2. Eine Abweichung von den Entscheidungen BVerfGE 42, 176 = SozR 4100 § 117 Nr 1 und BSG SozR 3-4100 § 117 Nr 15 ist in der Beschwerdebegründung nicht bezeichnet. Die Beschwerdebegründung macht zwar deutlich, welche Aussage in dem Urteil des LSG eine Abweichung enthalten soll. Sie stellt aber nicht die Aussagen in den in Bezug genommenen Entscheidungen des BVerfG und des BSG der tragenden rechtlichen Aussage des LSG gegenüber, was für die Bezeichnung einer Abweichung unerläßlich ist. Die Behauptung, die angefochtene Entscheidung sei mit höchstrichterlicher Rechtsprechung nicht vereinbar, enthält noch nicht die Bezeichnung einer Abweichung. Diese setzt voraus, daß die Rechtsprechung im angefochtenen Urteil in Frage gestellt wird, was nicht der Fall ist, wenn höchstrichterliche Entscheidungen in ihrer Tragweite für den entschiedenen Fall vom LSG verkannt sein sollten (BSG SozR 1500 § 160a Nr 67; BSG Beschluß vom 27. Februar 2001 – B 11 AL 221/00 B –).
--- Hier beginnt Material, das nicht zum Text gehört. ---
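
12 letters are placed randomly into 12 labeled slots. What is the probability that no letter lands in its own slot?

Use the recurrence D(n) = (n-1)(D(n-1) + D(n-2)) with D(0)=1, D(1)=0.
Building up: D(2)=1, D(3)=2, D(4)=9, D(5)=44, D(6)=265, D(7)=1854, D(8)=14833, D(9)=133496, D(10)=1334961, D(11)=14684570, D(12)=176214841.
Total arrangements: 12! = 479001600.
Probability = D(12)/12! = 16019531/43545600.

Final answer: D(12)/12! = 176214841/479001600 = 0.367879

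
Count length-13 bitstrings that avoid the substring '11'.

A valid string ends in 0 (append to any length-(n-1) valid string) or in 01 (append to any length-(n-2) valid string), so a(n) = a(n-1) + a(n-2) with a(1)=2, a(2)=3.
Iterating the recurrence: a(1)=2, a(2)=3, a(3)=5, a(4)=8, a(5)=13, a(6)=21, a(7)=34, a(8)=55, a(9)=89, a(10)=144, a(11)=233, a(12)=377, a(13)=610.

Final answer: 610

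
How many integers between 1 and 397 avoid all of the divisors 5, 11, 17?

|div by 5|=79, |div by 11|=36, |div by 17|=23.
|div by 5&11|=7, |div by 5&17|=4, |div by 11&17|=2, |div by all|=0.
By inclusion-exclusion, divisible by at least one: 79+36+23-7-4-2+0 = 125.
Not divisible by any: 397 - 125.

Final answer: 272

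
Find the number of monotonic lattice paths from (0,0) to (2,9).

Each path has 2 right steps and 9 up steps in some order (11 steps total).
Choose which 9 of the 11 steps are up: C(11,9).

Final answer: C(11,9) = 55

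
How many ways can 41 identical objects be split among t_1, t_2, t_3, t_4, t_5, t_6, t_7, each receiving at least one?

Substitute t'_i = t_i - 1 (so t'_i >= 0). Then sum t'_i = 41 - 7 = 34.
Stars and bars: C(34+7-1, 7-1) = C(40,6).

Final answer: C(40,6) = 3838380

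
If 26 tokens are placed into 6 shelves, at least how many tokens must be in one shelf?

By the pigeonhole principle: ceiling(26/6).

Final answer: 5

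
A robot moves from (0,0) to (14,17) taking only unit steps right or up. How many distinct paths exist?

Each path has 14 right steps and 17 up steps in some order (31 steps total).
Choose which 17 of the 31 steps are up: C(31,17).

Final answer: C(31,17) = 265182525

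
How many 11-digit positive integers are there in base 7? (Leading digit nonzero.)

Leading digit: 6 options (nonzero). Other 10 digit(s): 7 options each.
Total: 6 x 7^10.

Final answer: 1694851494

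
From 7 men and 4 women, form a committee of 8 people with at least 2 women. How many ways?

Sum over valid woman counts:
C(4,2)C(7,6) = 42
C(4,3)C(7,5) = 84
C(4,4)C(7,4) = 35
Total: 42 + 84 + 35.

Final answer: 161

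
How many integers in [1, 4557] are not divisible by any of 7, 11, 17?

|div by 7|=651, |div by 11|=414, |div by 17|=268.
|div by 7&11|=59, |div by 7&17|=38, |div by 11&17|=24, |div by all|=3.
By inclusion-exclusion, divisible by at least one: 651+414+268-59-38-24+3 = 1215.
Not divisible by any: 4557 - 1215.

Final answer: 3342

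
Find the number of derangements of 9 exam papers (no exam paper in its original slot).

Derangements satisfy D(n) = (n-1)(D(n-1) + D(n-2)), starting from D(0)=1, D(1)=0.
D(2) = 1 x (0 + 1) = 1
D(3) = 2 x (1 + 0) = 2
D(4) = 3 x (2 + 1) = 9
D(5) = 4 x (9 + 2) = 44
D(6) = 5 x (44 + 9) = 265
D(7) = 6 x (265 + 44) = 1854
D(8) = 7 x (1854 + 265) = 14833
D(9) = 8 x (D(8) + D(7)) = 8 x (14833 + 1854)

Final answer: D(9) = 133496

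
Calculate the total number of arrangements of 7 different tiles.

The number of ways to arrange 7 distinct objects is 7!.

Final answer: 7! = 5040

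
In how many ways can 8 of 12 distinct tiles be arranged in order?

P(12,8) = 12!/(12-8)! = 12!/4!.

Final answer: P(12,8) = 19958400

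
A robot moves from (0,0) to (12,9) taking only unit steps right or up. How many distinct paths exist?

Each path has 12 right steps and 9 up steps in some order (21 steps total).
Choose which 9 of the 21 steps are up: C(21,9).

Final answer: C(21,9) = 293930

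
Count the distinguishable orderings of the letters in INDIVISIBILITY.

Letters (B:1, D:1, I:6, L:1, N:1, S:1, T:1, V:1, Y:1). Total letters: 14.
Permutations = 14!/(6!).

Final answer: 121080960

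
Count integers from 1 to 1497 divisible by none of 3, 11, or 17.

|div by 3|=499, |div by 11|=136, |div by 17|=88.
|div by 3&11|=45, |div by 3&17|=29, |div by 11&17|=8, |div by all|=2.
By inclusion-exclusion, divisible by at least one: 499+136+88-45-29-8+2 = 643.
Not divisible by any: 1497 - 643.

Final answer: 854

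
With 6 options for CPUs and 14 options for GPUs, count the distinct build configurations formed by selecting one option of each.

By the multiplication principle: 6 x 14.

Final answer: 84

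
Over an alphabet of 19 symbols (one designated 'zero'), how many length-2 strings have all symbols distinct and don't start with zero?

The leading digit has 18 choices (anything but zero); the next has 18 (anything but the first), then 17, and so on, one fewer each time.
Total: 18 x 18.

Final answer: 324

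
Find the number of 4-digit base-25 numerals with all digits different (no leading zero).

The leading digit has 24 choices (anything but zero); the next has 24 (anything but the first), then 23, and so on, one fewer each time.
Total: 24 x 24 x 23 x 22.

Final answer: 291456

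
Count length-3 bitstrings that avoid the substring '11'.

Let a(n) count valid strings. If the last bit is 0 the prefix is any valid string of length n-1; if it is 1 the string must end in 01 with a valid prefix of length n-2. So a(n) = a(n-1) + a(n-2), a(1)=2, a(2)=3.
Building up term by term: a(1)=2, a(2)=3, a(3)=5.

Final answer: 5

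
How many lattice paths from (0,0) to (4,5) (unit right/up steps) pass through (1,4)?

Paths (0,0)->(1,4): C(5,4) = 5.
Paths (1,4)->(4,5): C(4,1) = 4.
By multiplication principle: 5 x 4.

Final answer: 20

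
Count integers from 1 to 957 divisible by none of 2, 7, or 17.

|div by 2|=478, |div by 7|=136, |div by 17|=56.
|div by 2&7|=68, |div by 2&17|=28, |div by 7&17|=8, |div by all|=4.
By inclusion-exclusion, divisible by at least one: 478+136+56-68-28-8+4 = 570.
Not divisible by any: 957 - 570.

Final answer: 387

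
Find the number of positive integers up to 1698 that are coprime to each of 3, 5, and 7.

|div by 3|=566, |div by 5|=339, |div by 7|=242.
|div by 3&5|=113, |div by 3&7|=80, |div by 5&7|=48, |div by all|=16.
By inclusion-exclusion, divisible by at least one: 566+339+242-113-80-48+16 = 922.
Not divisible by any: 1698 - 922.

Final answer: 776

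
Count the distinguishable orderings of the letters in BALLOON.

Letters (A:1, B:1, L:2, N:1, O:2). Total letters: 7.
Permutations = 7!/(2! x 2!).

Final answer: 1260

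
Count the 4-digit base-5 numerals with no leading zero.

Leading digit: 4 options (nonzero). Other 3 digit(s): 5 options each.
Total: 4 x 5^3.

Final answer: 500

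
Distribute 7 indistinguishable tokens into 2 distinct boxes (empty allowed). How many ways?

Stars and bars: C(n+k-1, k-1) = C(8,1).

Final answer: C(8,1) = 8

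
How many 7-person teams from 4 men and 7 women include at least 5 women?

Sum over valid woman counts:
C(7,5)C(4,2) = 126
C(7,6)C(4,1) = 28
C(7,7)C(4,0) = 1
Total: 126 + 28 + 1.

Final answer: 155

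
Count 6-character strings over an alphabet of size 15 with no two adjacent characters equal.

Let g(n) count such strings. g(1) = 15, and each valid string of length n-1 extends in 14 ways (any symbol but the last), so g(n) = 14 g(n-1).
Total: g(6) = 15 x 14^5.

Final answer: 15 x 14^{5} = 8067360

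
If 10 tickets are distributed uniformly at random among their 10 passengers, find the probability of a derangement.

Derangements satisfy D(n) = (n-1)(D(n-1) + D(n-2)), starting from D(0)=1, D(1)=0.
Building up: D(2)=1, D(3)=2, D(4)=9, D(5)=44, D(6)=265, D(7)=1854, D(8)=14833, D(9)=133496, D(10)=1334961.
Total arrangements: 10! = 3628800.
Probability = D(10)/10! = 16481/44800.

Final answer: D(10)/10! = 1334961/3628800 = 0.367879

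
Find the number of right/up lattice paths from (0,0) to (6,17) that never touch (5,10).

Total paths to (6,17): C(23,17) = 100947.
Paths through (5,10): C(15,10) x C(8,7) = 24024.
Avoiding (5,10): 100947 - 24024.

Final answer: 76923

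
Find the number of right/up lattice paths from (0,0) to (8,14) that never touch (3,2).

Total paths to (8,14): C(22,14) = 319770.
Paths through (3,2): C(5,2) x C(17,12) = 61880.
Avoiding (3,2): 319770 - 61880.

Final answer: 257890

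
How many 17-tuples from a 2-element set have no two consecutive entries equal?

Let g(n) count such strings. g(1) = 2, and each valid string of length n-1 extends in 1 ways (any symbol but the last), so g(n) = 1 g(n-1).
Total: g(17) = 2 x 1^16.

Final answer: 2 x 1^{16} = 2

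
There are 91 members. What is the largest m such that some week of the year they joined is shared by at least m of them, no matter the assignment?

There are 52 possible values for week of the year they joined. With 91 members and 52 categories, by pigeonhole: ceiling(91/52).

Final answer: 2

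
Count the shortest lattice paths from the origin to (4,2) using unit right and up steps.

Each path has 4 right steps and 2 up steps in some order (6 steps total).
Choose which 2 of the 6 steps are up: C(6,2).

Final answer: C(6,2) = 15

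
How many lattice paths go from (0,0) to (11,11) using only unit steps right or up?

Each path has 11 right steps and 11 up steps in some order (22 steps total).
Choose which 11 of the 22 steps are up: C(22,11).

Final answer: C(22,11) = 705432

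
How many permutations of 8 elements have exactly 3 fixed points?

Choose which 3 elements are fixed: C(8,3) = 56.
Derange the remaining 5 using D(j) = (j-1)(D(j-1) + D(j-2)), D(0)=1, D(1)=0: D(2)=1, D(3)=2, D(4)=9, D(5)=44.
Total: 56 x 44.

Final answer: C(8,3) D(5) = 2464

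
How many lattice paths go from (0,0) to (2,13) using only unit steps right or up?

Each path has 2 right steps and 13 up steps in some order (15 steps total).
Choose which 13 of the 15 steps are up: C(15,13).

Final answer: C(15,13) = 105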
Unter diesen Umständen kann auf sich beruhen, daß die Beschwerdebegründung selbst davon ausgeht, einschlägige höchstrichterlichen Rechtsprechung liege nicht vor. Im übrigen hat das LSG der Entscheidung BSG SozR 3-4100 § 117 Nr 15 wesentliche Anhaltspunkte für sein Urteil entnommen.

3. Da ihre Begründung nicht den prozessualen Anforderungen genügt, ist die Beschwerde entsprechend § 169 SGG als unzulässig zu verwerfen.

Die Kostenentscheidung beruht auf § 193 Abs 1 SGG entsprechend.